- Born: after 1483
- Died: 1535
- Noble family: Prüschenk
- Spouse: Sidonie of Münsterberg-Oels
- Father: Henry of Hardegg
- Mother: Elisabeth of Rosenberg

= Ulrich of Hardegg =

Austrian nobleman (d. 1535)

Ulrich of Hardegg (Ulrich von Hardegg or Ulrich von Hardeck or Ulrich zu Hardegg auf Glatz und im Marchlande; after 1483 - 1535) was an Austrian nobleman from the Prüschenk family of Count of Hardegg. He was "Cup-bearer" of Austria, which, by this time, was a title of nobility and no longer involved looking after the arch-duke's wine cellar. He was also steward in Styria.

== Origin and family ==
Ulrich's father, Count Henry of Hardegg (formerly: Henry Prüschenk, Baron zu Stettenberg; Heinrich Prüschenk, Freiherr zu Stettenberg; died: 1513) served in the imperial army, and was temporarily Imperial Captain in Italy. Since 1495, he held the title of Count of Hardegg, and in 1499 he was elevated to the imperial count as Count Hardegg and in the Marches (Graf zu Hardegg und im Marchlande). Ulrich's mother was Elizabeth (b. 1466), a daughter of the Bohemian noble and Governor of Silesia John II of Rosenberg. Ulrich had two brothers: Julius I (d. 1557) and John (d. 1539?).

In 1515 Ulrich married Sidonie (Zdeňka), the youngest daughter of Henry I, Duke of Münsterberg-Oels and granddaughter of King George of Poděbrady of Bohemia.

== Life ==
In 1501 Ulrich bought for 70 000 Rhenish guilders the County of Glatz from his future brothers-in-law Albert I, George I and Charles I which at the time was an immediate fief of Bohemia. It had been raised to county status by George of Poděbrady, with the intention that it would serve as a territory for his descendants. George's son Henry the Elder had lived on Glatz Castle as the first Count of Glatz. At his death, however, he left huge debts to his sons and they saw themselves forced to sell the county to Ulrich.
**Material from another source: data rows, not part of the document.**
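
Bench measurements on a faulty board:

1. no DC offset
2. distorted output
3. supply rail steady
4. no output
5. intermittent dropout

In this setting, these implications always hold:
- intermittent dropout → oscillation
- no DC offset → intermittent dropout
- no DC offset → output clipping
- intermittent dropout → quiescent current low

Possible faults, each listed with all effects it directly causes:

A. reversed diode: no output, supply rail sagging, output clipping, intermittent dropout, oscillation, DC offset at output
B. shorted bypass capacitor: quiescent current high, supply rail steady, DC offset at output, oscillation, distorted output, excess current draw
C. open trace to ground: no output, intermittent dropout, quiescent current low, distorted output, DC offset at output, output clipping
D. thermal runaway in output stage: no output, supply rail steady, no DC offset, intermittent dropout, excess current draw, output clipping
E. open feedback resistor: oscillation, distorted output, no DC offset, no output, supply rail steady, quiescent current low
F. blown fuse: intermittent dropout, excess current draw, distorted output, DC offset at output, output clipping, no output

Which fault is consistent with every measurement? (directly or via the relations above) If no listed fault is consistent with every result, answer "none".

Testing each hypothesis:
(A) reversed diode — no DC offset -; distorted output -; supply rail steady -; no output +; intermittent dropout +
(B) shorted bypass capacitor — fails on no DC offset, no output, intermittent dropout (predicts DC offset at output, not no DC offset)
(C) open trace to ground — fails on no DC offset, supply rail steady (predicts DC offset at output, not no DC offset)
(D) thermal runaway in output stage — does not account for distorted output
(E) open feedback resistor — no DC offset +; distorted output +; supply rail steady +; no output +; intermittent dropout + (by no DC offset → intermittent dropout)
(F) blown fuse — fails on no DC offset, supply rail steady (predicts DC offset at output, not no DC offset)
(E) is the only candidate with no mismatches.

E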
On behalf of the peasants, the Knights Hans von Pannwitz, Melchior Donig, Georg von Bischofsheim and Heinrich von Kauffung agreed to the sale, as did the Estates of Glatz. The Free Judges personally paid hommage to Ulrich. Henry the Elder's widow, Ursula of Brandenburg, who had received the county as her dower on the occasion of her marriage, also agreed. In return, Ulrich confirmed the former privileges of the nobility of Glatz and the royal cities. Thereafter, Ulrich lived in Glatz. He donated a baptismal font, with his coat of arms, to the church in Glatz.

In 1507 Emperor Maximilian I, in his capacity as king of Bohemia, granted Ulrich the right to mint money. Beside the county's coat of arms, the Hardegg family crest was embossed into coins minted at the Mint at Glatz. During his reign, a meeting of the general diet of the Lands of the Bohemian Crown was held in Glatz in 1512. At this meeting, the authorities decided to fight against robber barons. Ulrich also possessed the mining rights in his county. In 1524, he issued new mining regulations.

On 29 December 1524, Ulrich sold the county to his brother John of Hardegg. John lived mostly on Greinburg Castle in the Lower Mühlviertel area of Upper Austria.